Major currencies dropped against USD Tuesday. Why's that? 

Major currencies dropped against USD Tuesday. Why’s that? 

The euro lost post-French election gains on Tuesday. It tumbled down against the strengthening dollar, which rallied thanks to high bond yields ahead of U.S. inflation data. Analysts expect the latter to reinforce bets on aggressive monetary tightening.

The data for March is due at 1230 GMT. It will likely show the biggest monthly rise in consumer prices in 16-1/2 years, thus, supporting bets for an aggressive policy response from the Fed. Meanwhile, the U.S. 10-year Treasury yields soared above 2.80% to hit levels last seen in December 2018.

The dollar index climbed up by 0.1% at 100.1 against a basket of six currencies, hitting its highest level in almost two years. On the other hand, the euro plummeted by 0.16% against the dollar at $1.08660. Before that, it had jumped to $1.09550 on Monday. The news that President Emmanuel Macron won the first round of presidential voting against far-right challenger Marine Le Pen boosted the currency yesterday.

You-Na Park-Heger, the currency analyst at Commerzbank, noted that the USD remains supported due to the Federal Reserve’s active monetary policy. However, a lot has been priced in as regards monetary policy, so the greenback is likely going to find it increasingly difficult to get further appreciation.

The U.S. dollar index is currently heading into its fourth straight quarter of gains amid expectations for higher interest rates. Forex markets are pricing in 221 basis points of rate increases by December. The European Central Bank policy meeting is due later this week. Markets are pricing in approximately 70 basis points of interest rate tightening by December.

 

How is the Japanese Yen faring after recent losses? 

 

The greenback’s recent gains against the Japanese yen have been its most striking over the last few weeks.
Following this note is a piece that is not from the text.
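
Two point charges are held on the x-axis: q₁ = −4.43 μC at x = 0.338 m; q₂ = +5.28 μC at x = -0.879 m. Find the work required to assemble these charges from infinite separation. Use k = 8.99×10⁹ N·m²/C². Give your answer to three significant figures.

The assembly work is the sum of pairwise potential energies, U = Σ_{i<j} kqᵢqⱼ/rᵢⱼ.
Pair separations: r₁₂ = 1.22 m.
U = (-0.173) = -0.173 J.

-0.173 J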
The currency has strengthened almost by 10% against the yen in the past three months. The Bank of Japan is still committed to maintaining the ultra-easy policy.
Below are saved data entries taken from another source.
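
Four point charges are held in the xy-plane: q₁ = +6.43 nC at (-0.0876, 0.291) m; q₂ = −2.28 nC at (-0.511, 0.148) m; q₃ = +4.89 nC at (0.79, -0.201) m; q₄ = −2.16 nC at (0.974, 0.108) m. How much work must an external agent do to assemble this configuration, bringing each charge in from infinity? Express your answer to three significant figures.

The assembly work is the sum of pairwise potential energies, U = Σ_{i<j} kqᵢqⱼ/rᵢⱼ.
Pair separations: r₁₂ = 0.447 m, r₁₃ = 1.01 m, r₁₄ = 1.08 m, r₂₃ = 1.35 m, r₂₄ = 1.49 m, r₃₄ = 0.360 m.
Summing all 6 pair terms gives U = -4.39×10⁻⁷ J.

-4.39×10⁻⁷ J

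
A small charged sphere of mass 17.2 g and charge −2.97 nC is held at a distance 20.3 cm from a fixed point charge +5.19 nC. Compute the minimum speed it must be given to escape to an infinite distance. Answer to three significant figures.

8.91×10⁻³ m/s

To just escape, total mechanical energy must reach zero at infinity: ½mv²_min + U = 0, so ½mv²_min = −U = |kQq|/r.
|U| = |kQq|/r = (8.99×10⁹ N·m²/C²)(5.19×10⁻⁹)(2.97×10⁻⁹)/(0.203) = 6.83×10⁻⁷ J.
v_min = √(2|U|/m) = √(2·6.83×10⁻⁷/0.0172) = 8.91×10⁻³ m/s.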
The government is closely watching the yen. Excess volatility and disorderly movements might have an adverse effect on the economy and financial stability – noted Japanese Finance Minister Shunichi Suzuki.
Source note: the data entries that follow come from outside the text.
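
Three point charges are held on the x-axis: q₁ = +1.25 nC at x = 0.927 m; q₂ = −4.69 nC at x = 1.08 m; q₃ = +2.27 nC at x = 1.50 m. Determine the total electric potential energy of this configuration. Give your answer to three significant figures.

The assembly work is the sum of pairwise potential energies, U = Σ_{i<j} kqᵢqⱼ/rᵢⱼ.
Pair separations: r₁₂ = 0.153 m, r₁₃ = 0.573 m, r₂₃ = 0.420 m.
U = (-3.44×10⁻⁷) + (4.45×10⁻⁸) + (-2.28×10⁻⁷) = -5.28×10⁻⁷ J.

-5.28×10⁻⁷ J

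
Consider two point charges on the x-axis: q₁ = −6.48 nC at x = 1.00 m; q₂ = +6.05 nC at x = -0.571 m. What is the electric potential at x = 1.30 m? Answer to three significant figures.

The total potential is the scalar sum of each charge's contribution, V = Σ kqᵢ/rᵢ.
Distances from the field point to each charge: r₁ = 0.300 m, r₂ = 1.87 m.
V = k[(-6.48×10⁻⁹)/(0.300) + (6.05×10⁻⁹)/(1.87)] = -165 V.

-165 V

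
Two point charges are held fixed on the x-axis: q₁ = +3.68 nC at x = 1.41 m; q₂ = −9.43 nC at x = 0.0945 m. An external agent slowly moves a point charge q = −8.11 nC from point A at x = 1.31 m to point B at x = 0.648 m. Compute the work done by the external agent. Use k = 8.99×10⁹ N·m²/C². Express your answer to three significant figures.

3.01×10⁻⁶ J

For quasistatic motion the external work equals the change in potential energy: W_ext = qΔV = q(V_B − V_A).
At A: distances to the source charges are 0.100 m, 1.22 m; V_A = Σ kqᵢ/rᵢ = 261 V.
At B: distances to the source charges are 0.762 m, 0.553 m; V_B = Σ kqᵢ/rᵢ = -110 V.
ΔV = V_B − V_A = -371 V.
W_ext = qΔV = (-8.11×10⁻⁹ C)(-371 V) = 3.01×10⁻⁶ J.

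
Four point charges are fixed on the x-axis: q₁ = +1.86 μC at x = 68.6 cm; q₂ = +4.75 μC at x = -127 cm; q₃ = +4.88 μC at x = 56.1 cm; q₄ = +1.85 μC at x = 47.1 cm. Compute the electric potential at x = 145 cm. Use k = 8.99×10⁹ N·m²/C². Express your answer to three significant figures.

1.04×10⁵ V

Electric potential is a scalar, so the contributions from each charge add algebraically: V = Σ kqᵢ/rᵢ.
Distances from the field point to each charge: r₁ = 0.764 m, r₂ = 2.72 m, r₃ = 0.889 m, r₄ = 0.979 m.
V = k[(1.86×10⁻⁶)/(0.764) + (4.75×10⁻⁶)/(2.72) + (4.88×10⁻⁶)/(0.889) + (1.85×10⁻⁶)/(0.979)] = 1.04×10⁵ V.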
The U.S. dollar also gained versus the offshore Chinese yuan, hitting a two-week high of 6.390 before lowering slightly. Moreover, the British Pound declined by 0.1% against the greenback to $1.3015 on Tuesday. According to U.K. employment data, the jobless rate dropped further below its level immediately before the Covid-19 pandemic. Such a report underscored inflation risks in the labor market that already has the Bank of England on alert.

Meanwhile, Emerging market shares traded in the red on Tuesday, also pressured by a surge in U.S. bond yields. Sri Lankan bonds jumped after the central bank temporarily suspended foreign debt payments, attempting to avoid a hard default. Sovereign dollar bonds rallied by more than 1 cent in crisis-hit Sri Lanka after the central bank decided to divert its limited foreign reserves for imports of essential items like fuel instead.

On Monday, the International Monetary Fund announced that they would need better mechanisms for dealing with sovereign debt stress to stave off defaults in poor countries. On Tuesday, Fitch stated that Pakistan’s political volatility adds to external financing risk.

Pakistan bonds plummeted after Monday’s rally due to the appointment of Shehbaz Sharif as prime minister. However, Stocks edged up by 0.1%, extending the previous session’s near 4% rally, while the currency gained more than 1%.

 

What about other E.M. currencies? 

 

On Tuesday, emerging market currencies traded in narrow ranges. Strategists at JPMorgan noted that with real yields heading higher and the Federal Reserve now decisively turning hawkish, the scope for relative-value trades in E.M. forex is now looking diminished.

Major central banks have already started to turn off pandemic-induced stimulus flows. The war in Ukraine has exacerbated inflation which was already soaring. Emerging market stocks, which had fared better than the MSCI’s all-country index and S&P 500 in the first two months of the year, have started to underperform since the start of Russia’s invasion, lowering by almost 10%.

Today, losses for the broader E.M. index were limited by a surge in China shares. The government lifted some lockdown measures in Shanghai. Meanwhile, Russia flagged a possible contraction in growth by more than 10% this year. The rouble dropped past 80 a dollar, extending losses after the central bank lifted some capital controls.

Turkey’s lira also plummeted by 0.2%, with the central bank keeping the key interest rate unchanged this week, even though inflation hit 61%.